In the spring of 1970 – right after the Kent State National Guard shootings and President Nixon’s two-month incursion into Cambodia – four newly married young women come together at Ft. Knox, Kentucky, when their husbands go on active duty as officers in the U.S. Army.
Different as these four women are, they have one thing in common: Their overwhelming fear that, right after these nine weeks of training, their husbands could be shipped out to Vietnam – and they could become war widows.
Sharon is a Northern Jewish anti-war protester who fell in love with an ROTC cadet; Kim is a Southern Baptist whose husband is intensely jealous; Donna is a Puerto Rican who grew up in an enlisted man’s family; and Wendy is a Southern black whose parents have sheltered her from the brutal reality of racism in America.”

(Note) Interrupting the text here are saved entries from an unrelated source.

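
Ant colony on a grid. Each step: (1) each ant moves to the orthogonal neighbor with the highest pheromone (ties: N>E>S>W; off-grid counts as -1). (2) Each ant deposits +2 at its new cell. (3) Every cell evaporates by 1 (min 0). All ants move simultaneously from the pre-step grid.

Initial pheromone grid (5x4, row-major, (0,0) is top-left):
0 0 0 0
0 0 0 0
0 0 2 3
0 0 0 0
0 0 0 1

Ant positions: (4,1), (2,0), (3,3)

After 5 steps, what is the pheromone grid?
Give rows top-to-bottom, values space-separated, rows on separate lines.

After step 1: ants at (3,1),(1,0),(2,3)
  0 0 0 0
  1 0 0 0
  0 0 1 4
  0 1 0 0
  0 0 0 0
After step 2: ants at (2,1),(0,0),(2,2)
  1 0 0 0
  0 0 0 0
  0 1 2 3
  0 0 0 0
  0 0 0 0
After step 3: ants at (2,2),(0,1),(2,3)
  0 1 0 0
  0 0 0 0
  0 0 3 4
  0 0 0 0
  0 0 0 0
After step 4: ants at (2,3),(0,2),(2,2)
  0 0 1 0
  0 0 0 0
  0 0 4 5
  0 0 0 0
  0 0 0 0
After step 5: ants at (2,2),(0,3),(2,3)
  0 0 0 1
  0 0 0 0
  0 0 5 6
  0 0 0 0
  0 0 0 0

0 0 0 1
0 0 0 0
0 0 5 6
0 0 0 0
0 0 0 0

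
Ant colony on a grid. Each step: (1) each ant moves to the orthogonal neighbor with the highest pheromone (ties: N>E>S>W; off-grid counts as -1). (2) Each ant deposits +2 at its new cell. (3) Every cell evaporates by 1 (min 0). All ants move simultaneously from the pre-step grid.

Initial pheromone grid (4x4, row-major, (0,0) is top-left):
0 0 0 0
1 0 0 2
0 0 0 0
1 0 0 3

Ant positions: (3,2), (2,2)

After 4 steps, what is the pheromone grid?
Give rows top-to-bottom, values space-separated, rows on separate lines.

After step 1: ants at (3,3),(1,2)
  0 0 0 0
  0 0 1 1
  0 0 0 0
  0 0 0 4
After step 2: ants at (2,3),(1,3)
  0 0 0 0
  0 0 0 2
  0 0 0 1
  0 0 0 3
After step 3: ants at (3,3),(2,3)
  0 0 0 0
  0 0 0 1
  0 0 0 2
  0 0 0 4
After step 4: ants at (2,3),(3,3)
  0 0 0 0
  0 0 0 0
  0 0 0 3
  0 0 0 5

0 0 0 0
0 0 0 0
0 0 0 3
0 0 0 5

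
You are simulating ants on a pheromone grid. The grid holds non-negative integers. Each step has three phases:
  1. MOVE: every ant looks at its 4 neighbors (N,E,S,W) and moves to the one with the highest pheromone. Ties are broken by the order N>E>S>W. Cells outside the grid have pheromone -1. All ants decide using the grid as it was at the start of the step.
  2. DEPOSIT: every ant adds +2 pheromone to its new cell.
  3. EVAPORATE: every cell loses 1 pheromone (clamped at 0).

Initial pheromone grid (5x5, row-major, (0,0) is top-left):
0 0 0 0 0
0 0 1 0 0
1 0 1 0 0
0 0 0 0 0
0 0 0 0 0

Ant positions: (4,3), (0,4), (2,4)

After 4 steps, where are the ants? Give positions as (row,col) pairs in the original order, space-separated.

Step 1: ant0:(4,3)->N->(3,3) | ant1:(0,4)->S->(1,4) | ant2:(2,4)->N->(1,4)
  grid max=3 at (1,4)
Step 2: ant0:(3,3)->N->(2,3) | ant1:(1,4)->N->(0,4) | ant2:(1,4)->N->(0,4)
  grid max=3 at (0,4)
Step 3: ant0:(2,3)->N->(1,3) | ant1:(0,4)->S->(1,4) | ant2:(0,4)->S->(1,4)
  grid max=5 at (1,4)
Step 4: ant0:(1,3)->E->(1,4) | ant1:(1,4)->N->(0,4) | ant2:(1,4)->N->(0,4)
  grid max=6 at (1,4)

(1,4) (0,4) (0,4)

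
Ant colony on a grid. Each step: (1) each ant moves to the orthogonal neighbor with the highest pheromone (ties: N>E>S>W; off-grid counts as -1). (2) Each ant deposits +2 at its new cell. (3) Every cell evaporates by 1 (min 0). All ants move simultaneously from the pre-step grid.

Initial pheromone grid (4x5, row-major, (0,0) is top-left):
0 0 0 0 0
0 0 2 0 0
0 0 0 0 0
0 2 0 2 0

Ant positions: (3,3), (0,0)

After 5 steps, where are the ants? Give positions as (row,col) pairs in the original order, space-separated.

Step 1: ant0:(3,3)->N->(2,3) | ant1:(0,0)->E->(0,1)
  grid max=1 at (0,1)
Step 2: ant0:(2,3)->S->(3,3) | ant1:(0,1)->E->(0,2)
  grid max=2 at (3,3)
Step 3: ant0:(3,3)->N->(2,3) | ant1:(0,2)->E->(0,3)
  grid max=1 at (0,3)
Step 4: ant0:(2,3)->S->(3,3) | ant1:(0,3)->E->(0,4)
  grid max=2 at (3,3)
Step 5: ant0:(3,3)->N->(2,3) | ant1:(0,4)->S->(1,4)
  grid max=1 at (1,4)

(2,3) (1,4)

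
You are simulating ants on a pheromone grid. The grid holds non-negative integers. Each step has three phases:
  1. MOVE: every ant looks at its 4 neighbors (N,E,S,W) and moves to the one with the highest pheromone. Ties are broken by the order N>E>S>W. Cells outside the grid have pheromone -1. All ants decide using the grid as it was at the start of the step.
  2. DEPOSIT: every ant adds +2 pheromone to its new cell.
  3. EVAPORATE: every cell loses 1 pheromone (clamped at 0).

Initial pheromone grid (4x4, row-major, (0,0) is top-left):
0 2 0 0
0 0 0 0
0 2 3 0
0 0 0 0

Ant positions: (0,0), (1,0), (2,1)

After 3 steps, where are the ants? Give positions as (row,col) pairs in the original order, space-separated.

Step 1: ant0:(0,0)->E->(0,1) | ant1:(1,0)->N->(0,0) | ant2:(2,1)->E->(2,2)
  grid max=4 at (2,2)
Step 2: ant0:(0,1)->W->(0,0) | ant1:(0,0)->E->(0,1) | ant2:(2,2)->W->(2,1)
  grid max=4 at (0,1)
Step 3: ant0:(0,0)->E->(0,1) | ant1:(0,1)->W->(0,0) | ant2:(2,1)->E->(2,2)
  grid max=5 at (0,1)

(0,1) (0,0) (2,2)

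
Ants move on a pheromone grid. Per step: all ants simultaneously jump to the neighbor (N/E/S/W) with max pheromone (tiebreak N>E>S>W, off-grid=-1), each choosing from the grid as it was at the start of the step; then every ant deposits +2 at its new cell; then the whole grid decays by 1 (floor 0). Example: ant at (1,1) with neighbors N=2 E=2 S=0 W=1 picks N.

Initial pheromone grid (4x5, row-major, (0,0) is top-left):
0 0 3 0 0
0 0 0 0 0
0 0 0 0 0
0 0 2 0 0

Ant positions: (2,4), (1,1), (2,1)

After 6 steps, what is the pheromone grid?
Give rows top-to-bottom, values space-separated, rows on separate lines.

After step 1: ants at (1,4),(0,1),(1,1)
  0 1 2 0 0
  0 1 0 0 1
  0 0 0 0 0
  0 0 1 0 0
After step 2: ants at (0,4),(0,2),(0,1)
  0 2 3 0 1
  0 0 0 0 0
  0 0 0 0 0
  0 0 0 0 0
After step 3: ants at (1,4),(0,1),(0,2)
  0 3 4 0 0
  0 0 0 0 1
  0 0 0 0 0
  0 0 0 0 0
After step 4: ants at (0,4),(0,2),(0,1)
  0 4 5 0 1
  0 0 0 0 0
  0 0 0 0 0
  0 0 0 0 0
After step 5: ants at (1,4),(0,1),(0,2)
  0 5 6 0 0
  0 0 0 0 1
  0 0 0 0 0
  0 0 0 0 0
After step 6: ants at (0,4),(0,2),(0,1)
  0 6 7 0 1
  0 0 0 0 0
  0 0 0 0 0
  0 0 0 0 0

0 6 7 0 1
0 0 0 0 0
0 0 0 0 0
0 0 0 0 0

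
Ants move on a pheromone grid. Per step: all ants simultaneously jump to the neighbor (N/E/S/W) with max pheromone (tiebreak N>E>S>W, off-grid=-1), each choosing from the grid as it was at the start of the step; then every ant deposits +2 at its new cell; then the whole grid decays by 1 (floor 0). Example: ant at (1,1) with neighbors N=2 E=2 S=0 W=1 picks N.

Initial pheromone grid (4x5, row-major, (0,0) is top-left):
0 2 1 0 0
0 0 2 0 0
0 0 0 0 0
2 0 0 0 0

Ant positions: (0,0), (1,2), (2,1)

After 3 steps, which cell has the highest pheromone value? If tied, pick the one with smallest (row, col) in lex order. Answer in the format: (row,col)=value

Step 1: ant0:(0,0)->E->(0,1) | ant1:(1,2)->N->(0,2) | ant2:(2,1)->N->(1,1)
  grid max=3 at (0,1)
Step 2: ant0:(0,1)->E->(0,2) | ant1:(0,2)->W->(0,1) | ant2:(1,1)->N->(0,1)
  grid max=6 at (0,1)
Step 3: ant0:(0,2)->W->(0,1) | ant1:(0,1)->E->(0,2) | ant2:(0,1)->E->(0,2)
  grid max=7 at (0,1)
Final grid:
  0 7 6 0 0
  0 0 0 0 0
  0 0 0 0 0
  0 0 0 0 0
Max pheromone 7 at (0,1)

Answer: (0,1)=7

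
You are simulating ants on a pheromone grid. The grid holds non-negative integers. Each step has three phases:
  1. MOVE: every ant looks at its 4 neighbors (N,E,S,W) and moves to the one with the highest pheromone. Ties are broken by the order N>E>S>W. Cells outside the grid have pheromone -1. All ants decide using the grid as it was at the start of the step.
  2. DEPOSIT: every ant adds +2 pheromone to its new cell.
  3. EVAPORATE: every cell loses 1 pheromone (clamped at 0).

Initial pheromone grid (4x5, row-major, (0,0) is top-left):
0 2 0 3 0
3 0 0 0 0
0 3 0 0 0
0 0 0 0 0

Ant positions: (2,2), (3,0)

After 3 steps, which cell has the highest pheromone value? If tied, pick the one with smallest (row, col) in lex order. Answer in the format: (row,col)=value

Answer: (2,1)=6

Derivation:
Step 1: ant0:(2,2)->W->(2,1) | ant1:(3,0)->N->(2,0)
  grid max=4 at (2,1)
Step 2: ant0:(2,1)->W->(2,0) | ant1:(2,0)->E->(2,1)
  grid max=5 at (2,1)
Step 3: ant0:(2,0)->E->(2,1) | ant1:(2,1)->W->(2,0)
  grid max=6 at (2,1)
Final grid:
  0 0 0 0 0
  0 0 0 0 0
  3 6 0 0 0
  0 0 0 0 0
Max pheromone 6 at (2,1)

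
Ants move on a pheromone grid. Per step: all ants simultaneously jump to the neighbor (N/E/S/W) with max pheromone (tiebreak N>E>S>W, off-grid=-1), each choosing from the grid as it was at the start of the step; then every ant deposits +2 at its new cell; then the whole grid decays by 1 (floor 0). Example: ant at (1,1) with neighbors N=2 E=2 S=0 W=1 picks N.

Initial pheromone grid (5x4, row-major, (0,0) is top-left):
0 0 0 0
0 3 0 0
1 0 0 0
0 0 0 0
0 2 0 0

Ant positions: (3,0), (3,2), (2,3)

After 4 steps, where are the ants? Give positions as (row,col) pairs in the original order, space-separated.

Step 1: ant0:(3,0)->N->(2,0) | ant1:(3,2)->N->(2,2) | ant2:(2,3)->N->(1,3)
  grid max=2 at (1,1)
Step 2: ant0:(2,0)->N->(1,0) | ant1:(2,2)->N->(1,2) | ant2:(1,3)->N->(0,3)
  grid max=1 at (0,3)
Step 3: ant0:(1,0)->E->(1,1) | ant1:(1,2)->W->(1,1) | ant2:(0,3)->S->(1,3)
  grid max=4 at (1,1)
Step 4: ant0:(1,1)->N->(0,1) | ant1:(1,1)->N->(0,1) | ant2:(1,3)->N->(0,3)
  grid max=3 at (0,1)

(0,1) (0,1) (0,3)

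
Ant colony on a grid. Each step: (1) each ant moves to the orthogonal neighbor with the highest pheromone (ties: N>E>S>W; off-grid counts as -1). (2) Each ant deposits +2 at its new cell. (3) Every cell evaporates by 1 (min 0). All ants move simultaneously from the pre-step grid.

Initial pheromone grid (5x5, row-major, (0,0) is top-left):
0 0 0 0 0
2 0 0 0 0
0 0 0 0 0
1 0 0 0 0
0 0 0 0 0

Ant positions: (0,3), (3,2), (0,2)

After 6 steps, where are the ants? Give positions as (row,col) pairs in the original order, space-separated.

Step 1: ant0:(0,3)->E->(0,4) | ant1:(3,2)->N->(2,2) | ant2:(0,2)->E->(0,3)
  grid max=1 at (0,3)
Step 2: ant0:(0,4)->W->(0,3) | ant1:(2,2)->N->(1,2) | ant2:(0,3)->E->(0,4)
  grid max=2 at (0,3)
Step 3: ant0:(0,3)->E->(0,4) | ant1:(1,2)->N->(0,2) | ant2:(0,4)->W->(0,3)
  grid max=3 at (0,3)
Step 4: ant0:(0,4)->W->(0,3) | ant1:(0,2)->E->(0,3) | ant2:(0,3)->E->(0,4)
  grid max=6 at (0,3)
Step 5: ant0:(0,3)->E->(0,4) | ant1:(0,3)->E->(0,4) | ant2:(0,4)->W->(0,3)
  grid max=7 at (0,3)
Step 6: ant0:(0,4)->W->(0,3) | ant1:(0,4)->W->(0,3) | ant2:(0,3)->E->(0,4)
  grid max=10 at (0,3)

(0,3) (0,3) (0,4)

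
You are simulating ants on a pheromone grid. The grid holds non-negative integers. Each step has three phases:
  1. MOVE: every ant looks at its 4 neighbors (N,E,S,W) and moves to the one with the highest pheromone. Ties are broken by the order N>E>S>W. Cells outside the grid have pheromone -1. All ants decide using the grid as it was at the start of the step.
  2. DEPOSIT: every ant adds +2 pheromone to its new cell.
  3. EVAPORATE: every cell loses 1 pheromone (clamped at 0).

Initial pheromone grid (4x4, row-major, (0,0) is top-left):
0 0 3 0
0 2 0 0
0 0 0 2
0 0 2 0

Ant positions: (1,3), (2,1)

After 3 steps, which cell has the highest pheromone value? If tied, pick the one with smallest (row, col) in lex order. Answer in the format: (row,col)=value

Answer: (1,1)=3

Derivation:
Step 1: ant0:(1,3)->S->(2,3) | ant1:(2,1)->N->(1,1)
  grid max=3 at (1,1)
Step 2: ant0:(2,3)->N->(1,3) | ant1:(1,1)->N->(0,1)
  grid max=2 at (1,1)
Step 3: ant0:(1,3)->S->(2,3) | ant1:(0,1)->S->(1,1)
  grid max=3 at (1,1)
Final grid:
  0 0 0 0
  0 3 0 0
  0 0 0 3
  0 0 0 0
Max pheromone 3 at (1,1)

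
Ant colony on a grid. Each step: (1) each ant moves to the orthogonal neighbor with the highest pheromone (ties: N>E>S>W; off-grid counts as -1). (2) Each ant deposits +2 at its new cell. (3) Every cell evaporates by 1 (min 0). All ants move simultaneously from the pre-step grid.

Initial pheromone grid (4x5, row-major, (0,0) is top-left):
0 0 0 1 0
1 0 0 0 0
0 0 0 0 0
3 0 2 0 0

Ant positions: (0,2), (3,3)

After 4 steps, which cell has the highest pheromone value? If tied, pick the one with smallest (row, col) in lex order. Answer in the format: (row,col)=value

Step 1: ant0:(0,2)->E->(0,3) | ant1:(3,3)->W->(3,2)
  grid max=3 at (3,2)
Step 2: ant0:(0,3)->E->(0,4) | ant1:(3,2)->N->(2,2)
  grid max=2 at (3,2)
Step 3: ant0:(0,4)->W->(0,3) | ant1:(2,2)->S->(3,2)
  grid max=3 at (3,2)
Step 4: ant0:(0,3)->E->(0,4) | ant1:(3,2)->N->(2,2)
  grid max=2 at (3,2)
Final grid:
  0 0 0 1 1
  0 0 0 0 0
  0 0 1 0 0
  0 0 2 0 0
Max pheromone 2 at (3,2)

Answer: (3,2)=2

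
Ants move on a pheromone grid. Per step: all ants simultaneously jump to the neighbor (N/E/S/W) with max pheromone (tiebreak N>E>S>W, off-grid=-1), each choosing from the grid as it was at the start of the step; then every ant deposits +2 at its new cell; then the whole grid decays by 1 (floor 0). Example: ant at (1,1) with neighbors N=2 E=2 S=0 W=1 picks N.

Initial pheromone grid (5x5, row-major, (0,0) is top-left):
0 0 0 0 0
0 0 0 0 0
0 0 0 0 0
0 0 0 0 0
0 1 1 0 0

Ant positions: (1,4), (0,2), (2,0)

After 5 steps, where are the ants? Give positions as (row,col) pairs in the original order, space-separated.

Step 1: ant0:(1,4)->N->(0,4) | ant1:(0,2)->E->(0,3) | ant2:(2,0)->N->(1,0)
  grid max=1 at (0,3)
Step 2: ant0:(0,4)->W->(0,3) | ant1:(0,3)->E->(0,4) | ant2:(1,0)->N->(0,0)
  grid max=2 at (0,3)
Step 3: ant0:(0,3)->E->(0,4) | ant1:(0,4)->W->(0,3) | ant2:(0,0)->E->(0,1)
  grid max=3 at (0,3)
Step 4: ant0:(0,4)->W->(0,3) | ant1:(0,3)->E->(0,4) | ant2:(0,1)->E->(0,2)
  grid max=4 at (0,3)
Step 5: ant0:(0,3)->E->(0,4) | ant1:(0,4)->W->(0,3) | ant2:(0,2)->E->(0,3)
  grid max=7 at (0,3)

(0,4) (0,3) (0,3)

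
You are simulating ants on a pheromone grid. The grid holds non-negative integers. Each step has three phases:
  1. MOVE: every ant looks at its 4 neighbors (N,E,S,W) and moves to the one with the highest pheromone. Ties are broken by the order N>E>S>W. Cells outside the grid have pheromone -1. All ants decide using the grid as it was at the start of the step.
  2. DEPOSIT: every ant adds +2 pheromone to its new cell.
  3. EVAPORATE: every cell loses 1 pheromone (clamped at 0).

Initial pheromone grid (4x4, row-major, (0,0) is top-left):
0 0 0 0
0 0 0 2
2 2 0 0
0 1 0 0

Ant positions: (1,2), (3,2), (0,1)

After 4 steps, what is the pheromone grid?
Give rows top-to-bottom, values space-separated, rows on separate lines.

After step 1: ants at (1,3),(3,1),(0,2)
  0 0 1 0
  0 0 0 3
  1 1 0 0
  0 2 0 0
After step 2: ants at (0,3),(2,1),(0,3)
  0 0 0 3
  0 0 0 2
  0 2 0 0
  0 1 0 0
After step 3: ants at (1,3),(3,1),(1,3)
  0 0 0 2
  0 0 0 5
  0 1 0 0
  0 2 0 0
After step 4: ants at (0,3),(2,1),(0,3)
  0 0 0 5
  0 0 0 4
  0 2 0 0
  0 1 0 0

0 0 0 5
0 0 0 4
0 2 0 0
0 1 0 0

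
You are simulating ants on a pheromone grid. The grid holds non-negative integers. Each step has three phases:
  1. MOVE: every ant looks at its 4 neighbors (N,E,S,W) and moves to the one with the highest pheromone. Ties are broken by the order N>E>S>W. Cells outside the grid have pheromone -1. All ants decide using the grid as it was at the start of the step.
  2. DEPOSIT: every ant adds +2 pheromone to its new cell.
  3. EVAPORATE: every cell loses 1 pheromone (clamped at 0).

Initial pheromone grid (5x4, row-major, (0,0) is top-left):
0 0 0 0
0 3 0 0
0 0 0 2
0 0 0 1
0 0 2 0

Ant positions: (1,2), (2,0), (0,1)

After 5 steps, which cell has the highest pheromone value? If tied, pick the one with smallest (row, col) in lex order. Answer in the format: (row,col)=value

Answer: (1,1)=14

Derivation:
Step 1: ant0:(1,2)->W->(1,1) | ant1:(2,0)->N->(1,0) | ant2:(0,1)->S->(1,1)
  grid max=6 at (1,1)
Step 2: ant0:(1,1)->W->(1,0) | ant1:(1,0)->E->(1,1) | ant2:(1,1)->W->(1,0)
  grid max=7 at (1,1)
Step 3: ant0:(1,0)->E->(1,1) | ant1:(1,1)->W->(1,0) | ant2:(1,0)->E->(1,1)
  grid max=10 at (1,1)
Step 4: ant0:(1,1)->W->(1,0) | ant1:(1,0)->E->(1,1) | ant2:(1,1)->W->(1,0)
  grid max=11 at (1,1)
Step 5: ant0:(1,0)->E->(1,1) | ant1:(1,1)->W->(1,0) | ant2:(1,0)->E->(1,1)
  grid max=14 at (1,1)
Final grid:
  0 0 0 0
  9 14 0 0
  0 0 0 0
  0 0 0 0
  0 0 0 0
Max pheromone 14 at (1,1)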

One review from the Amazon book page for MRS. LIEUTENANT:
“All the books and movies I've seen about the Vietnam War are from the point of view of men. So it's really exciting to have a book that focuses on the point of view of women during that tumultuous time, and even more so women whose husbands have just voluntarily joined the army. I particularly appreciated the news items at the beginning of each chapter so that the context of the women's world is clear. And I enjoyed reading the information about how to be a good officer's wife. Taken all together, I think this is a unique and important look into a specific segment of women during a divisive period in American history.”